The film was heated to 10 ° C. and stretched 3.0 times in the machine direction, then supplied to a stenter, and stretched 3.3 times in the transverse direction at 110 ° C. The obtained biaxially oriented film was heat-set at a temperature of 145 ° C. for 5 seconds to obtain a 25 μm-thick polyester film. The evaluation results of the film surface defects were as shown in Table 1.

Comparative Examples 3 and 4 100 parts of dimethyl naphthalene-2,6-dicarboxylate and 46.7 parts of 1,3-propanediol were used, and 0.03 part of manganese acetate tetrahydrate was used as a transesterification catalyst. After transesterification according to a conventional method, trimethyl phosphate 0.023 was added.
Then, the transesterification reaction was substantially terminated.

Next, antimony trioxide was added as a polymerization catalyst so that the amount of antimony in the produced resin composition became the amount shown in Table 1, and was continuously added at a polymerization temperature shown in Table 1 at high temperature and high vacuum. Polycondensation reaction by the
(1,3-propylene) -2,6-naphthalate was obtained. The quality of this polymer was as shown in Table 1.

The obtained polymer was formed into a film in the same manner as in Example 1. The evaluation results of the film surface defects were as shown in Table 1.

[0026]

[Table 1]

[0027]

According to the present invention, a polyester film having less hue and surface defects can be provided. This polyester film can be used as a film for various packaging materials.
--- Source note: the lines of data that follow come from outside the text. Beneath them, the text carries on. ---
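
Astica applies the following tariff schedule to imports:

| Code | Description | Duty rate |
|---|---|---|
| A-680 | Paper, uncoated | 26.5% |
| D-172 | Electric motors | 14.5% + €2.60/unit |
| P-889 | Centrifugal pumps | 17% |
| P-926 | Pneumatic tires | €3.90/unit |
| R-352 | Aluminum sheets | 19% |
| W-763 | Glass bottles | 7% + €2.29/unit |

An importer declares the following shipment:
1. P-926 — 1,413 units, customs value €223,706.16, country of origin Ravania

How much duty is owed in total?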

 ──────────────────────────────────────────────────続 き Continuing on the front page (72) Inventor Masahiko Kosuge 77-family Kitayoshida-cho, Matsuyama-shi, Ehime Teijin Limited Matsuyama Works F-term (reference) 4F071 AA45 AB06 AC18A AE06A AF08 AF54 AF57 AH04 BA01 BB06 BB08 BC01 BC10 4J029 AA01 AB01 AC01 AC02 AD01 AD10 AE03 BA01 BA04 CC05A CC06A HA01 HB01 JF321

Claims (2)

[Claims] 1. A polyester composition polymerized by using 2,6-naphthalenedicarboxylic acid as a main dicarboxylic acid component, 1,3-propanediol as a main glycol component, and a Ti compound as a polymerization catalyst. The purity of the acid component is 99.5% or more, the residual amount of the Ti compound in the polyester composition is 15 to 300 ppm in terms of Ti atomic weight, and the L value and the b value measured by the Lab method are represented by the following formula ( A polyester composition satisfying (1) and (2). 65 ≦ L−b (1) b ≦ 10 (2) 2. A film obtained by subjecting the polyester composition according to claim 1 to melt biaxial stretching.